Carlisle champions abortion rights, gender and sexual fluidity and economic justice, but more than that delivers professional, unpolished Americana; the politics don’t overshadow the purity in the music. (He posted to the platform formerly known as “Twitter” in 2023 that he gets “sick of ‘queer folksinger’ being an advertisement for my work, and would much prefer ‘good folksinger,’ but you know what’s worse? That queer people friends get bullied and denied civil rights. So here we are.”) He has released three albums and a number of singles since 2016 and in December issued a solo session through Anti-Corp’s The Magnolia Sessions. (The album is streaming on most platforms with a limited edition LP benefitting Hurricane Helene relief out Jan. 31.) It’s a brisk set, 11 songs in under 30 minutes, including a particularly lovely rendering of the traditional blues “Careless Love” played on dulcimer. The politics come a bit more to the fore in a stirring banjo take on “Which Side Are You On?” and on “When the Roses Bloom Again,” a Woody Guthrie lyric set to music by Billy Bragg and Wilco for their album Mermaid Avenue Vol. III, performed here on banjo and harmonica.

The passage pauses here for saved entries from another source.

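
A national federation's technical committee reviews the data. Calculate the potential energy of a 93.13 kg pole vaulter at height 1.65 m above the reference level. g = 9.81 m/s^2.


PE = m * g * h
PE = 93.13 * 9.81 * 1.65
PE = 913.6053 * 1.65 = 1507.4487 J

1507.4487 J


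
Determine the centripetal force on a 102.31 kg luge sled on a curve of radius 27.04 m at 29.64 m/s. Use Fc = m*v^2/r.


Fc = m * v^2 / r
v^2 = 29.64^2 = 878.5296
Fc = 102.31 * 878.5296 / 27.04
Fc = 89882.3634 / 27.04 = 3324.0519 N

3324.0519 N


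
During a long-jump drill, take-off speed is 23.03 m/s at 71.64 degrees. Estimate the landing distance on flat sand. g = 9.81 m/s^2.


R = v^2 * sin(2*theta) / g
Convert angle to radians: theta = 71.64 deg = 1.2504 rad
sin(2*theta) = sin(2.5007) = 0.5979
R = 23.03^2 * 0.5979 / 9.81
R = 530.3809 * 0.5979 / 9.81 = 32.3259 m

32.3259 m


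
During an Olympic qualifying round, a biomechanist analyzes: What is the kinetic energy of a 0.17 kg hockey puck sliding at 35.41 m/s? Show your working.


KE = 0.5 * m * v^2
KE = 0.5 * 0.17 * 35.41^2
KE = 0.5 * 0.17 * 1253.8681 = 106.5788 J

106.5788 J


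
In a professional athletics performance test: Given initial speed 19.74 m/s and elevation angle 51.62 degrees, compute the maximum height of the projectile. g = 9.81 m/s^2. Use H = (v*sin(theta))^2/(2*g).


H = (v*sin(theta))^2 / (2*g)
vy = v*sin(theta) = 19.74 * sin(51.62 deg) = 15.4744 m/s
H = vy^2 / (2*g) = 239.4567 / (2*9.81)
H = 239.4567 / 19.62 = 12.2047 m

12.2047 m


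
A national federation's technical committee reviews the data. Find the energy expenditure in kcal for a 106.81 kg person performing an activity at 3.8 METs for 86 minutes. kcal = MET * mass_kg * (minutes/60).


kcal = MET * mass * time_hr
Convert time: 86 min = 1.4333 hr
kcal = 3.8 * 106.81 * 1.4333
kcal = 581.7585 kcal

581.7585 kcal


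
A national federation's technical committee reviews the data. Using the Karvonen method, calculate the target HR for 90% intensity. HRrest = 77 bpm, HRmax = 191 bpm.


Target = HRrest + pct*(HRmax - HRrest)
Heart rate reserve = HRmax - HRrest = 191 - 77 = 114 bpm
Fraction = 90% = 0.9
Target = 77 + 0.9 * 114
Target = 77 + 102.6 = 179.6 bpm

179.6 bpm


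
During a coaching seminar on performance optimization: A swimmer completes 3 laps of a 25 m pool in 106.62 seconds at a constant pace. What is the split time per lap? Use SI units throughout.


Split time = total_time / n_laps = 106.62 / 3
Split time = 35.54 s per lap

35.54 s


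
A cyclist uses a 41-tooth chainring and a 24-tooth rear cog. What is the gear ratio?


GR = front_teeth / rear_teeth
GR = 41 / 24
GR = 1.7083

1.7083


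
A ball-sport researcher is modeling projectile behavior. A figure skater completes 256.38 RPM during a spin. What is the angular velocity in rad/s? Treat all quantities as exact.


omega = RPM * 2 * pi / 60
omega = 256.38 * 2 * 3.14159 / 60
omega = 1610.883 / 60 = 26.8481 rad/s

26.8481 rad/s


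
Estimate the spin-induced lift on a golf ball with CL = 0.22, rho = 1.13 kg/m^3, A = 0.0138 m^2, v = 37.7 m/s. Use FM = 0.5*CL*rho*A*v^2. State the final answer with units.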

But the highlight is a gentle rendition of the Shaker hymn “Love is Little” played on (I’m gonna guess) concertina like a lullaby for hard times. Carlisle sings in a sincere, unaffected voice against a casual, backyard ambiance replete with crickets. He’s a strong songwriter, but through his Magnolia Session, he shows that he can be a traditionalist as well, despite outside forces trying to dictate just what the traditions might, or should, be.

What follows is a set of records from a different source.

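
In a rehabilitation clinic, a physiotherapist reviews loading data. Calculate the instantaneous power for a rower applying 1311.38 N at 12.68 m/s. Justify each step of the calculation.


P = F * v
P = 1311.38 * 12.68
P = 16628.2984 W

16628.2984 W


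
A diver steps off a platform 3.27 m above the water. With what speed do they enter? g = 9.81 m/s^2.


v = sqrt(2 * g * h)
v = sqrt(2 * 9.81 * 3.27)
v = sqrt(64.1574) = 8.0098 m/s

8.0098 m/s


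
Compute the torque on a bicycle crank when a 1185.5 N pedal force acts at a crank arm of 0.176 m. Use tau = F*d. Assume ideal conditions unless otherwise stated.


tau = F * d
tau = 1185.5 * 0.176
tau = 208.648 N*m

208.648 N*m


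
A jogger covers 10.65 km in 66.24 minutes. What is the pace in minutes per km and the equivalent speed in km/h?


Pace = time / distance = 66.24 min / 10.65 km = 6.2197 min/km
Speed = distance / time_in_hours = 10.65 / 1.104 hr
Speed = 9.6467 km/h

6.2197 min/km, 9.6467 km/h


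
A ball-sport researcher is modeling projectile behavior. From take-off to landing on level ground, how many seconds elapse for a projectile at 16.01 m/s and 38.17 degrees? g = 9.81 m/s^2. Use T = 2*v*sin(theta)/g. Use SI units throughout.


T = 2*v*sin(theta)/g
sin(theta) = sin(38.17 deg) = 0.618
T = 2*16.01*0.618 / 9.81
T = 19.7883 / 9.81 = 2.0172 s

2.0172 s


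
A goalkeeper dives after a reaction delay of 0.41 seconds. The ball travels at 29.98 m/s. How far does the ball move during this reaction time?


d = v * t
d = 29.98 * 0.41
d = 12.2918 m

12.2918 m


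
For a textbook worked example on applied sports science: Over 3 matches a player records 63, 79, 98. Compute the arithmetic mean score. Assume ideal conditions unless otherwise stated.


Average = sum / n
Sum = 240
Average = 240 / 3 = 80

80


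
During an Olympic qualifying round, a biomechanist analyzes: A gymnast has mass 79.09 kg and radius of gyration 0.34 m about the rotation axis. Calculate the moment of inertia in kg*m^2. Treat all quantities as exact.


I = m * k^2
I = 79.09 * 0.34^2
I = 79.09 * 0.1156 = 9.1428 kg*m^2

9.1428 kg*m^2


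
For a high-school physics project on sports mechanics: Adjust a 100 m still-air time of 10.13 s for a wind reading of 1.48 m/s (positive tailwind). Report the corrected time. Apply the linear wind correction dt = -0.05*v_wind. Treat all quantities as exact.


dt = -0.05 * v_wind = -0.05 * 1.48 = -0.074 s
t_corrected = t_still + dt = 10.13 + (-0.074)
t_corrected = 10.056 s

10.056 s


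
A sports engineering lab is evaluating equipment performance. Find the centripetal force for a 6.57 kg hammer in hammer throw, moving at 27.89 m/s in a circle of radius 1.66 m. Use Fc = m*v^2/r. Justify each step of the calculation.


Fc = m * v^2 / r
v^2 = 27.89^2 = 777.8521
Fc = 6.57 * 777.8521 / 1.66
Fc = 5110.4883 / 1.66 = 3078.6074 N

3078.6074 N


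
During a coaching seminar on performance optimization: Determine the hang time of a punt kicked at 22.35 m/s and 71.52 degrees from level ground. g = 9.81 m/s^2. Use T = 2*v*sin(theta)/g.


T = 2*v*sin(theta)/g
sin(theta) = sin(71.52 deg) = 0.9484
T = 2*22.35*0.9484 / 9.81
T = 42.395 / 9.81 = 4.3216 s

4.3216 s


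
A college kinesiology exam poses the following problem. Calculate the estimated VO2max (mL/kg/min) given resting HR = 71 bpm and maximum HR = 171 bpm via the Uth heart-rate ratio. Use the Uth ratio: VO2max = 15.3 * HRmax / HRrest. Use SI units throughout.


VO2max = 15.3 * HRmax / HRrest
VO2max = 15.3 * 171 / 71
VO2max = 2616.3 / 71 = 36.8493 mL/kg/min

36.8493 mL/kg/min


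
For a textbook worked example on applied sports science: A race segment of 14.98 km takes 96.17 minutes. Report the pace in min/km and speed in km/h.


Pace = time / distance = 96.17 min / 14.98 km = 6.4199 min/km
Speed = distance / time_in_hours = 14.98 / 1.6028 hr
Speed = 9.3459 km/h

6.4199 min/km, 9.3459 km/h


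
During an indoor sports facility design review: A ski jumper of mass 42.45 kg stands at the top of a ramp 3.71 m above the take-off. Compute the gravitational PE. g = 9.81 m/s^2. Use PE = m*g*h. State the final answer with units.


PE = m * g * h
PE = 42.45 * 9.81 * 3.71
PE = 416.4345 * 3.71 = 1544.972 J

1544.972 J


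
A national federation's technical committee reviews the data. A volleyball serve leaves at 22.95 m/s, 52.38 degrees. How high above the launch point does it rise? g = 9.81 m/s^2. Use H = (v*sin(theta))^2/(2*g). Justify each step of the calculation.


H = (v*sin(theta))^2 / (2*g)
vy = v*sin(theta) = 22.95 * sin(52.38 deg) = 18.1782 m/s
H = vy^2 / (2*g) = 330.4454 / (2*9.81)
H = 330.4454 / 19.62 = 16.8423 m

16.8423 m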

Big grrl energy. Brighton’s Lambrini Girls know how to cause a stir. The English duo-plus-drummer first shook things up in 2022 with their single “Help Me, I’m Gay,” a direct confrontation of the male gaze. Another single followed in the first part of 2024, and then at the end of the year caused another small ruckus with “Big Dick Energy,” an attack striking deeper than the gaze. Like their spiritual grandmommies the Slits, they’re forcefully feminine, using allure as a force while exhibiting zero need for men.
It’s plenty fun to upset apple carts, but Lambrini Girls are tight and efficient. Phoebe Lunny yells her way through crisp paragraphs of verses and keeps it catchy, and her guitar attacks are as pointed as the lyrics. Lilly Macieira’s bass is fast and grounded. Only three of the 11 songs on their first full-length, Who Let the Dogs Out? (CD, LP and download out from City Slang Jan. 10) break the three-minute mark, but they manage smart invention and variation within their fast and fierce constructions. The album flies by in a furious and memorable half hour.

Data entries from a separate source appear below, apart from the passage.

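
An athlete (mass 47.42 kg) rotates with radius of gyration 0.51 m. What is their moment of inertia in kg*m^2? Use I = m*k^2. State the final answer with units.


I = m * k^2
I = 47.42 * 0.51^2
I = 47.42 * 0.2601 = 12.3339 kg*m^2

12.3339 kg*m^2


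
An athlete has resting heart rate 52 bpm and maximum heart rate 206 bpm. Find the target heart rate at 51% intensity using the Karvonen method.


Target = HRrest + pct*(HRmax - HRrest)
Heart rate reserve = HRmax - HRrest = 206 - 52 = 154 bpm
Fraction = 51% = 0.51
Target = 52 + 0.51 * 154
Target = 52 + 78.54 = 130.54 bpm

130.54 bpm


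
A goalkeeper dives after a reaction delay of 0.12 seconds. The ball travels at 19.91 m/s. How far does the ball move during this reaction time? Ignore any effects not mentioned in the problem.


d = v * t
d = 19.91 * 0.12
d = 2.3892 m

2.3892 m


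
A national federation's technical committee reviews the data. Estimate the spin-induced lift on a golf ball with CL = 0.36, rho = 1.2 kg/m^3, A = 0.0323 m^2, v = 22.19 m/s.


FM = 0.5 * CL * rho * A * v^2
FM = 0.5 * 0.36 * 1.2 * 0.0323 * 22.19^2
v^2 = 492.3961
FM = 0.5 * 0.36 * 1.2 * 0.0323 * 492.3961 = 3.4353 N

3.4353 N


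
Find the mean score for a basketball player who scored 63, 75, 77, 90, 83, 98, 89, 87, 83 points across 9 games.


Average = sum / n
Sum = 745
Average = 745 / 9 = 82.7778

82.7778


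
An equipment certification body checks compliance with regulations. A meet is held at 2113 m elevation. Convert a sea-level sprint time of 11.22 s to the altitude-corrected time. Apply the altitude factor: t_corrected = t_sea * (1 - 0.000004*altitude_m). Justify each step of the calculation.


Correction factor = 1 - 0.000004 * 2113 = 0.991548
t_corrected = t_sea * factor = 11.22 * 0.991548
t_corrected = 11.1252 s

11.1252 s


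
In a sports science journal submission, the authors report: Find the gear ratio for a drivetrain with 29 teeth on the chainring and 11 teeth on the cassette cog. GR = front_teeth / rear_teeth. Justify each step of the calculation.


GR = front_teeth / rear_teeth
GR = 29 / 11
GR = 2.6364

2.6364


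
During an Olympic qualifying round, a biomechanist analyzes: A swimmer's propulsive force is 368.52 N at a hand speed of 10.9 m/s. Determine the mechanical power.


P = F * v
P = 368.52 * 10.9
P = 4016.868 W

4016.868 W


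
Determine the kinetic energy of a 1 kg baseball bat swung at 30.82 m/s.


KE = 0.5 * m * v^2
KE = 0.5 * 1 * 30.82^2
KE = 0.5 * 1 * 949.8724 = 474.9362 J

474.9362 J


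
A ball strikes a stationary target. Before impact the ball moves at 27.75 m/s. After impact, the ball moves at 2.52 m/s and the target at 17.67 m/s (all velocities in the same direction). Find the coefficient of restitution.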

Treasures old and new. The folk metal band Nine Treasures arose from Inner Mongolia in 2010 and in the 15 years since have issued five hard-to-find albums of traditional song forms and strings (balalaika, morin khuur, tovshuur) with blast beats and proggy riffage. A new album is due out in 2025—their first in five years—but for the meantime, they’ve reissued two titles for streaming and download. The 2017 album Wisdom Eyes has been remastered for rerelease, and they’ve rerecorded the 12 tracks from the 2021 compilation Awakening From Dukkha. The latter is a vivid and visceral place to start: sea-faring songs and battle cries played with clean precision and scorching guitars, just in time for the Year of the Snake.